In this sense, to put the cinematic drama around a conflict is to reduce the dimension of time and human nature to cause and effect only. Because the assumption is that characters strive to achieve something and thus are less present in the continuous present of the film.

another time

It seems to me that only recently are we open to challenging absolute basic concepts and assumptions such as the existence of a definite timeline, and as the film claims, art and language have an important role in shaping new worldviews even without setting it as a goal or destination. Two other cinematic moments are particularly memorable to me in this context and I will end with them. The film “TENET”, like ‘Hannah,’ is a polyandrous break of the narrative linearity of the timeline. As I wrote in the film analysis, time travel is not something technical to be solved like in “Avengers — End Game” or a scientific puzzle to be solved. Time travel has a lot of the supratemporal point of view that has an equanimity towards processes. Full disclosure, I have no patience for ‘TENET,’ but I watched one scene and there was something wonderful about it. The scene depicted the explanation for the ability to move time back while dealing with the question I raised earlier: how can you start a process whose outcome has already happened in reality?

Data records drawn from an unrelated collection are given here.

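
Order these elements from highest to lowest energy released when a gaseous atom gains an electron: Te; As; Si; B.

Te > Si > As > B

B is in period 2, group 13; Si is in period 3, group 14; As is in period 4, group 15; Te is in period 5, group 16.
Electron affinity generally becomes more exothermic across a period toward the halogens and less exothermic down a group.
A diagonal step moves right (one effect) and down (the opposite effect) at once.
As > B: the two effects oppose for this pair; the across-period effect wins (78 vs 27 kJ/mol).
Si > As: period and group pull opposite ways; the down-group shift dominates (134 vs 78 kJ/mol).
Te > Si: period and group pull opposite ways; the across-period shift dominates (190 vs 134 kJ/mol).
Tabulated electron affinity (kJ/mol): B 27, Si 134, As 78, Te 190.
So from highest to lowest: Te > Si > As > B.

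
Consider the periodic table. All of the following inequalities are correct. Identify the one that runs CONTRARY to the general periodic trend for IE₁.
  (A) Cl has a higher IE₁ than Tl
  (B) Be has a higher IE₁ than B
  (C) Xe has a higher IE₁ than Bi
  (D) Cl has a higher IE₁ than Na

(B)

The general trend: IE₁ increases across a period and decreases down a group.
(A) Cl (period 3, group 17) vs Tl (period 6, group 13): the stated order agrees with the simple trend.
(B) Be (period 2, group 2) vs B (period 2, group 13): the stated order contradicts the simple trend.
(C) Xe (period 5, group 18) vs Bi (period 6, group 15): the stated order agrees with the simple trend.
(D) Cl (period 3, group 17) vs Na (period 3, group 1): the stated order agrees with the simple trend.
The exception is (B): removing B's lone 2p electron is easier than breaking Be's filled 2s².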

The answer is instinct. Instinct is an involuntary and unintended action with a conscious purpose that we perform all the time. What the film offers is an extension of the instinct to actions that are voluntary in nature. And something is charming about it because the assumption that we always recognize a direct connection between cause and effect is an unproven human whim. On the other hand, the ability to expand the instinct contains within it an assumption that we have hidden senses that have a deep connection to reality that can only arise from the place where we are physically morbid rulers of our lives.

When the hero fails to catch a projectile lying on the table in reverse gear, the coach tells him: “You have to have dropped it”. That is: you will not be able to catch a projectile that you did not drop. See this reality as a necessary, inevitable reality, even if it happens in the future. Or as Louise says: Unstoppable.